Even with recent increases in Medicare payment rates for care for the COVID cohort, and an increase in federal Medicaid match to support state payments for the indigent and “differently abled”,  hospitals and the health systems will come tens of billions short.

Balancing hospitals’  safety net function of hospitals with their routine care mission is always tricky, particularly in communities with no public hospitals.   The United States commits less than 3% of total health spending on public health, and has chronically underinvested in mental health, infectious disease surveillance and disaster preparedness. 

In a pandemic or natural disaster, the safety net role of private institutions and practitioners flashes into prominence, and routine care takes a back seat.   Institutions cannot lay off underutilized front line workers waiting for the tsunami of COVID patients and yet do not have current cash flow to pay for them.   

So how does health system leadership set priorities for the sudden parallel financial and public health emergencies?
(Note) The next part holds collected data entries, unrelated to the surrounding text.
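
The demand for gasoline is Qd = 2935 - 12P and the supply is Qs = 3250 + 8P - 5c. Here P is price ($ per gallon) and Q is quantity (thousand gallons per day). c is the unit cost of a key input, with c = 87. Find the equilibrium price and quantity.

P* = 6, Q* = 2863

With c = 87, supply is Qs = 2815 + 8P.
Equating demand and supply, 2935 - 12P = 2815 + 8P gives 20P = 120, so P* = 6.
Then Q* = 2935 - 12(6) = 2863.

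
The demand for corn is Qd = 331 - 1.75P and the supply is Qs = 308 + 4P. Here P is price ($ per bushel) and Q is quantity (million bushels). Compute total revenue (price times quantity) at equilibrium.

At equilibrium Qd = Qs, so 331 - 1.75P = 308 + 4P; collecting terms, 23 = 5.75P and P* = 4.
Substitute back: Q* = 331 - 1.75(4) = 324.
Total revenue = P* × Q* = 4 × 324 = 1296.

Total revenue = 1296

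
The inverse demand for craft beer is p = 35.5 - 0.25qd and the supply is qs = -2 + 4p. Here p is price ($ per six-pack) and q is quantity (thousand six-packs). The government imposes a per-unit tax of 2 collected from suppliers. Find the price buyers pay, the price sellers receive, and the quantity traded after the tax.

Rewriting in direct form: qd = 142 - 4p.
Suppliers keep p_s = p_b - 2 per unit, so supply in terms of the buyer price is qs = -10 + 4p_b.
Set qd = qs: 142 - 4p_b = -10 + 4p_b, so 152 = 8p_b and p_b = 19.
Then p_s = 19 - 2 = 17 and q = 142 - 4(19) = 66.

p_b = 19, p_s = 17, q = 66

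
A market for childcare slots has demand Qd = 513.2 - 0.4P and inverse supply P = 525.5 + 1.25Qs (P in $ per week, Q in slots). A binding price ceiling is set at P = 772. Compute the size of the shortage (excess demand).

Shortage = 7.2

In direct form, Qs = -420.4 + 0.8P.
With P fixed at 772, quantity demanded is 204.4 and quantity supplied is 197.2.
Shortage = Qd - Qs = 204.4 - 197.2 = 7.2.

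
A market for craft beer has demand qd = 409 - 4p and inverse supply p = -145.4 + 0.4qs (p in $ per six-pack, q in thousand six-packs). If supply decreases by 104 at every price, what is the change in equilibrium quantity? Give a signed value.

Δq = -64

In direct form, qs = 363.5 + 2.5p.
Equating demand and supply, 409 - 4p = 363.5 + 2.5p gives 6.5p = 45.5, so p* = 7.
Plugging p* into demand: q* = 409 - 4(7) = 381.
After the shift, supply is qs = 259.5 + 2.5p.
The new intersection has 149.5 = 6.5p, i.e. p = 23, q = 317.
Δq = 317 - 381 = -64.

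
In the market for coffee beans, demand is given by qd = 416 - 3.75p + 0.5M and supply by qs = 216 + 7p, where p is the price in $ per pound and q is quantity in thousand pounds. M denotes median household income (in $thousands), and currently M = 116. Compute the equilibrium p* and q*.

With M = 116, demand is qd = 474 - 3.75p.
Equating demand and supply, 474 - 3.75p = 216 + 7p gives 10.75p = 258, so p* = 24.
Substitute back: q* = 474 - 3.75(24) = 384.

p* = 24, q* = 384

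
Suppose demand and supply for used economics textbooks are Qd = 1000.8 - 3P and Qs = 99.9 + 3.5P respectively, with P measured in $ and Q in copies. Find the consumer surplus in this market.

At equilibrium Qd = Qs, so 1000.8 - 3P = 99.9 + 3.5P; collecting terms, 900.9 = 6.5P and P* = 138.6.
Plugging P* into demand: Q* = 1000.8 - 3(138.6) = 585.
Demand choke price (Qd = 0): P = 1000.8/3 = 333.6. Consumer surplus = ½ × (333.6 - 138.6) × 585 = 57037.5.

Consumer surplus = 57037.5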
  1. Protecting the Front Line is the Highest Priority.   The core of both hospital functions is the front line nursing and physician workforce, and their supporting cast in pharmacy, housekeeping, food service and maintenance.   If front line workers do not feel safe doing their job, because they lack protective gear or space for patients, they will transmit those worries to their circles of acquaintance, and the community will not feel safe coming for care.   This is why the catastrophic breakdown in supply chains for emergency gear has hurt so much; it has exposed front line caregivers, who live for this type of work, to needless risk. 
  2. Clear Lines of Communication from the Front Lines to Executive Leadership is Essential.  Front line workers, not just clinicians, need to understand that their concerns are heard and being acted upon.  That cannot happen if leadership remains in the command center directing traffic.  They need to be seen and heard, not just electronically, on the front lines.  One casualty of the corporate complexity of health enterprises is the receding presence of senior leaders.  Leadership need to hear first-hand what’s going on in their emergency rooms, clinics, ORs and ICUs and can do so carefully without exposing themselves to infection risk.  Front line caregivers need to understand that you understand, and are acting aggressively to address their concerns.
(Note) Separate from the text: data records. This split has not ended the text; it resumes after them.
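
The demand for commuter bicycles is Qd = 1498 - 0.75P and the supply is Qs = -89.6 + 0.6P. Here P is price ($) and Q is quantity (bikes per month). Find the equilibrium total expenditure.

The market clears where 1498 - 0.75P = -89.6 + 0.6P. Rearranging, 1.35P = 1587.6, hence P* = 1176.
Plugging P* into demand: Q* = 1498 - 0.75(1176) = 616.
Total expenditure = P* × Q* = 1176 × 616 = 724416.

Total expenditure = 724416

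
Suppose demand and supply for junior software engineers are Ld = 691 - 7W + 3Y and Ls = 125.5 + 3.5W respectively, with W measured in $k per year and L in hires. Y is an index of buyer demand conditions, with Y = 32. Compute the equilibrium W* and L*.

W* = 63, L* = 346

With Y = 32, demand is Ld = 787 - 7W.
At equilibrium Ld = Ls, so 787 - 7W = 125.5 + 3.5W; collecting terms, 661.5 = 10.5W and W* = 63.
Plugging W* into demand: L* = 787 - 7(63) = 346.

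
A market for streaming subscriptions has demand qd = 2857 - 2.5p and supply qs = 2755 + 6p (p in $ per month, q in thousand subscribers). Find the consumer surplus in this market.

Equating demand and supply, 2857 - 2.5p = 2755 + 6p gives 8.5p = 102, so p* = 12.
Plugging p* into demand: q* = 2857 - 2.5(12) = 2827.
Demand choke price (qd = 0): p = 2857/2.5 = 1142.8. Consumer surplus = ½ × (1142.8 - 12) × 2827 = 1598385.8.

Consumer surplus = 1598385.8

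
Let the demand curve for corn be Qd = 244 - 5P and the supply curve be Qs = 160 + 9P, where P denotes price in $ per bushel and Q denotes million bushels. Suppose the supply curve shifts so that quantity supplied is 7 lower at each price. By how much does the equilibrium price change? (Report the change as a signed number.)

ΔP = 0.5

Equating demand and supply, 244 - 5P = 160 + 9P gives 14P = 84, so P* = 6.
Substitute back: Q* = 244 - 5(6) = 214.
After the shift, supply is Qs = 153 + 9P.
The new intersection has 91 = 14P, i.e. P = 6.5, Q = 211.5.
ΔP = 6.5 - 6 = 0.5.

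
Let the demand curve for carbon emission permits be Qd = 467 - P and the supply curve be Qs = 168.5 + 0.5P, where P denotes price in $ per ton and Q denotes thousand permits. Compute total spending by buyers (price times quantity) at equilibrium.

Total spending by buyers = 53332

The market clears where 467 - P = 168.5 + 0.5P. Rearranging, 1.5P = 298.5, hence P* = 199.
From the demand curve, Q* = 467 - 199 = 268.
Total spending by buyers = P* × Q* = 199 × 268 = 53332.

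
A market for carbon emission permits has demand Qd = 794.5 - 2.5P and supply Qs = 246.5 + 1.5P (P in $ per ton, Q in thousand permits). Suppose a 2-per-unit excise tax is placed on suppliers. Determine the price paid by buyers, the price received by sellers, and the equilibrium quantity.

With a tax of 2 on suppliers, they supply based on the net price P_s = P_b - 2, so Qs = 243.5 + 1.5P_b.
Equate demand and the shifted supply: 794.5 - 2.5P_b = 243.5 + 1.5P_b, giving 4P_b = 551, so P_b = 137.75.
So P_s = 135.75 and the quantity traded is Q = 794.5 - 2.5(137.75) = 450.125.

P_b = 137.75, P_s = 135.75, Q = 450.125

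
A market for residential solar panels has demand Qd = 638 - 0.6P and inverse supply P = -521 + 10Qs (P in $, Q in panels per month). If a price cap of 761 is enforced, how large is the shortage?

Shortage = 53.2

Rewriting in direct form: Qs = 52.1 + 0.1P.
At P = 761: Qd = 181.4 and Qs = 128.2.
Shortage = Qd - Qs = 181.4 - 128.2 = 53.2.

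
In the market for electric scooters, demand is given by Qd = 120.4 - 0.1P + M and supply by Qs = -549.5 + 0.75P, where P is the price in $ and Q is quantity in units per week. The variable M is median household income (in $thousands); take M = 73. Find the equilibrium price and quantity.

P* = 874, Q* = 106

With M = 73, demand is Qd = 193.4 - 0.1P.
Set Qd = Qs: 193.4 - 0.1P = -549.5 + 0.75P, so 742.9 = 0.85P and P* = 874.
Then Q* = 193.4 - 0.1(874) = 106.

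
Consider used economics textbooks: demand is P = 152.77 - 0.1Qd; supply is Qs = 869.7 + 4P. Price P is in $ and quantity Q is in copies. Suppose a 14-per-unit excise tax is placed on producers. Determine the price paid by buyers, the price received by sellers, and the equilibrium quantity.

P_b = 51, P_s = 37, Q = 1017.7

Solving each curve for Q: Qd = 1527.7 - 10P.
The tax drives a wedge P_b - P_s = 14. Substituting P_s = P_b - 14 into supply: Qs = 813.7 + 4P_b.
Equate demand and the shifted supply: 1527.7 - 10P_b = 813.7 + 4P_b, giving 14P_b = 714, so P_b = 51.
So P_s = 37 and the quantity traded is Q = 1527.7 - 10(51) = 1017.7.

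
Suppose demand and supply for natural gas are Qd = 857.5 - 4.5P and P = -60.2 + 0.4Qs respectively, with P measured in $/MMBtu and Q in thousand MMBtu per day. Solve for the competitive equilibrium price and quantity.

P* = 101, Q* = 403

Inverting to quantity form: Qs = 150.5 + 2.5P.
At equilibrium Qd = Qs, so 857.5 - 4.5P = 150.5 + 2.5P; collecting terms, 707 = 7P and P* = 101.
Plugging P* into demand: Q* = 857.5 - 4.5(101) = 403.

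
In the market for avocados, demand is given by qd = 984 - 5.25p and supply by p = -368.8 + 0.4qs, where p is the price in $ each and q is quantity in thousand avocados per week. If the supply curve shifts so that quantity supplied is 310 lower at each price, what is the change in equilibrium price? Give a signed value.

Δp = 40

Rewriting in direct form: qs = 922 + 2.5p.
At equilibrium qd = qs, so 984 - 5.25p = 922 + 2.5p; collecting terms, 62 = 7.75p and p* = 8.
Then q* = 984 - 5.25(8) = 942.
After the shift, supply is qs = 612 + 2.5p.
Re-solving, 7.75p = 372 gives p = 48 and q = 732.
Δp = 48 - 8 = 40.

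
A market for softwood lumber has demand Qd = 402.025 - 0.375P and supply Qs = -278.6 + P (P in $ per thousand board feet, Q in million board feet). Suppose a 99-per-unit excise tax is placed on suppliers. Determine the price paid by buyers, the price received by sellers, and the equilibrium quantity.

Suppliers keep P_s = P_b - 99 per unit, so supply in terms of the buyer price is Qs = -377.6 + P_b.
Set Qd = Qs: 402.025 - 0.375P_b = -377.6 + P_b, so 779.625 = 1.375P_b and P_b = 567.
So P_s = 468 and the quantity traded is Q = 402.025 - 0.375(567) = 189.4.

P_b = 567, P_s = 468, Q = 189.4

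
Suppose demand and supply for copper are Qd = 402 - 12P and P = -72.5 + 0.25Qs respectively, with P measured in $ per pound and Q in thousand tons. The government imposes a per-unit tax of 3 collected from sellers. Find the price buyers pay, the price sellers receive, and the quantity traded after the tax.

P_b = 7.75, P_s = 4.75, Q = 309

Rewriting in direct form: Qs = 290 + 4P.
With a tax of 3 on sellers, they supply based on the net price P_s = P_b - 3, so Qs = 278 + 4P_b.
Equate demand and the shifted supply: 402 - 12P_b = 278 + 4P_b, giving 16P_b = 124, so P_b = 7.75.
So P_s = 4.75 and the quantity traded is Q = 402 - 12(7.75) = 309.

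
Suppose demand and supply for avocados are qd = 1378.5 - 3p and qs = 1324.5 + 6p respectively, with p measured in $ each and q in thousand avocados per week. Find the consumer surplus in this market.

At equilibrium qd = qs, so 1378.5 - 3p = 1324.5 + 6p; collecting terms, 54 = 9p and p* = 6.
Then q* = 1378.5 - 3(6) = 1360.5.
Demand choke price (qd = 0): p = 1378.5/3 = 459.5. Consumer surplus = ½ × (459.5 - 6) × 1360.5 = 308493.375.

Consumer surplus = 308493.375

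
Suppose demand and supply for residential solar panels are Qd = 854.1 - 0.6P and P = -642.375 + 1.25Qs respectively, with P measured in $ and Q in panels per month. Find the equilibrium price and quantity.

In direct form, Qs = 513.9 + 0.8P.
At equilibrium Qd = Qs, so 854.1 - 0.6P = 513.9 + 0.8P; collecting terms, 340.2 = 1.4P and P* = 243.
Then Q* = 854.1 - 0.6(243) = 708.3.

P* = 243, Q* = 708.3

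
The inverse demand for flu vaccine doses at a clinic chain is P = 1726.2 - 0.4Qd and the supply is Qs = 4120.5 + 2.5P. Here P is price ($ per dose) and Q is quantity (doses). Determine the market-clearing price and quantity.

Solving each curve for Q: Qd = 4315.5 - 2.5P.
Equating demand and supply, 4315.5 - 2.5P = 4120.5 + 2.5P gives 5P = 195, so P* = 39.
From the demand curve, Q* = 4315.5 - 2.5(39) = 4218.

P* = 39, Q* = 4218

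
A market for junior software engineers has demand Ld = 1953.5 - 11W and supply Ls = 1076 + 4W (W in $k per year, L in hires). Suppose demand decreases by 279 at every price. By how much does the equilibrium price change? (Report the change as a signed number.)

Set Ld = Ls: 1953.5 - 11W = 1076 + 4W, so 877.5 = 15W and W* = 58.5.
From the demand curve, L* = 1953.5 - 11(58.5) = 1310.
After the shift, demand is Ld = 1674.5 - 11W.
The new intersection has 598.5 = 15W, i.e. W = 39.9, L = 1235.6.
ΔW = 39.9 - 58.5 = -18.6.

ΔW = -18.6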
  1. Use your Distributed Care Network to Push Out COVID Testing.  The core public health failure in the COVID federal response was the inability rapidly to deploy testing.  Absent broad testing, we do not know the viral footprint in the community, and thus actually  predict whether what is coming is a tsunami, a really high tide or something less threatening.   Forcing people to present at emergency rooms who might have symptoms is an additional barrier to vitally needed population health information that comes from screening for the virus.  That is why distributed ambulatory sites and affiliated physician offices are so important; they reduce the perceived risk and inconvenience of citizens being tested.  The sooner health system can ramp up their testing capacity and push it away from the acute care setting, the better grasp we will have of the extent of the crisis, and plan for meeting actual need.  
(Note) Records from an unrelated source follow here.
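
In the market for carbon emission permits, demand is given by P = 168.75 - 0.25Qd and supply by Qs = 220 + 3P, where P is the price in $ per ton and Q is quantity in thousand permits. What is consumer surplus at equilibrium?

In direct form, Qd = 675 - 4P.
The market clears where 675 - 4P = 220 + 3P. Rearranging, 7P = 455, hence P* = 65.
Plugging P* into demand: Q* = 675 - 4(65) = 415.
Demand choke price (Qd = 0): P = 675/4 = 168.75. Consumer surplus = ½ × (168.75 - 65) × 415 = 21528.125.

Consumer surplus = 21528.125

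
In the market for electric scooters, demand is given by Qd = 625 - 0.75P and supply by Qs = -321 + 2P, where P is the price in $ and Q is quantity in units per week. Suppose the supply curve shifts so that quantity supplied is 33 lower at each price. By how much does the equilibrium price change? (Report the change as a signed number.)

ΔP = 12

The market clears where 625 - 0.75P = -321 + 2P. Rearranging, 2.75P = 946, hence P* = 344.
Plugging P* into demand: Q* = 625 - 0.75(344) = 367.
After the shift, supply is Qs = -354 + 2P.
Re-solving, 2.75P = 979 gives P = 356 and Q = 358.
ΔP = 356 - 344 = 12.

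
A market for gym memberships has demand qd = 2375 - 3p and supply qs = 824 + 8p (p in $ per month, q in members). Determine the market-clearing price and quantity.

p* = 141, q* = 1952

Set qd = qs: 2375 - 3p = 824 + 8p, so 1551 = 11p and p* = 141.
Then q* = 2375 - 3(141) = 1952.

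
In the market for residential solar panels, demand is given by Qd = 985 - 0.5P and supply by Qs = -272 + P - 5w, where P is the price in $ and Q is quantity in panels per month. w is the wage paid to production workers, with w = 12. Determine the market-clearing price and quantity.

With w = 12, supply is Qs = -332 + P.
Set Qd = Qs: 985 - 0.5P = -332 + P, so 1317 = 1.5P and P* = 878.
Then Q* = 985 - 0.5(878) = 546.

P* = 878, Q* = 546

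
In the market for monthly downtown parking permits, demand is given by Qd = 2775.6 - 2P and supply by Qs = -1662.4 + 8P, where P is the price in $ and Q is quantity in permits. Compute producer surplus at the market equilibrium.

Producer surplus = 222784

At equilibrium Qd = Qs, so 2775.6 - 2P = -1662.4 + 8P; collecting terms, 4438 = 10P and P* = 443.8.
Substitute back: Q* = 2775.6 - 2(443.8) = 1888.
Supply choke price (Qs = 0): P = 207.8. Producer surplus = ½ × (443.8 - 207.8) × 1888 = 222784.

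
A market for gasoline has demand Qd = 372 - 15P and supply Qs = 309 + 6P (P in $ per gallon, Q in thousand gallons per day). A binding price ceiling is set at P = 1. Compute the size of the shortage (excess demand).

Shortage = 42

Evaluating both curves at the ceiling price 1 gives Qd = 357, Qs = 315.
Shortage = Qd - Qs = 357 - 315 = 42.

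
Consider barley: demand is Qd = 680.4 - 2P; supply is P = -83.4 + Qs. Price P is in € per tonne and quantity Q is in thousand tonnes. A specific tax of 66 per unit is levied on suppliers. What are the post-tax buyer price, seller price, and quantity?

P_b = 221, P_s = 155, Q = 238.4

Solving each curve for Q: Qs = 83.4 + P.
The tax drives a wedge P_b - P_s = 66. Substituting P_s = P_b - 66 into supply: Qs = 17.4 + P_b.
Market clearing requires 680.4 - 2P_b = 17.4 + P_b; hence 663 = 3P_b and P_b = 221.
So P_s = 155 and the quantity traded is Q = 680.4 - 2(221) = 238.4.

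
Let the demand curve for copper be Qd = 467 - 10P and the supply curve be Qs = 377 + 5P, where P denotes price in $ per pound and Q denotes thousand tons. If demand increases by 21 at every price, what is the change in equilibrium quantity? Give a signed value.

ΔQ = 7

The market clears where 467 - 10P = 377 + 5P. Rearranging, 15P = 90, hence P* = 6.
From the demand curve, Q* = 467 - 10(6) = 407.
After the shift, demand is Qd = 488 - 10P.
Re-solving, 15P = 111 gives P = 7.4 and Q = 414.
ΔQ = 414 - 407 = 7.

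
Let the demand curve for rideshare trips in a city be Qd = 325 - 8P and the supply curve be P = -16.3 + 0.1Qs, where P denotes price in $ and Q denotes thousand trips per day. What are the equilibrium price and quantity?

P* = 9, Q* = 253

Rewriting in direct form: Qs = 163 + 10P.
Set Qd = Qs: 325 - 8P = 163 + 10P, so 162 = 18P and P* = 9.
From the demand curve, Q* = 325 - 8(9) = 253.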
  2. Tell Your Health System’s Story.   It is often only in situations like COVID that communities come to understand how much of a difference healthcare organizations make in their lives, and how much power they have to help them when they are frightened and hurting.   Health system leadership is going to need their understanding and support in repairing the economic damage being done to their institutions.   Local communities need to understand that you were there when you were most needed.  The best way to communicate it is through the faces and voices of the caregiving workforce, and the lives they helped.  Do not be bashful in sharing their stories and yours.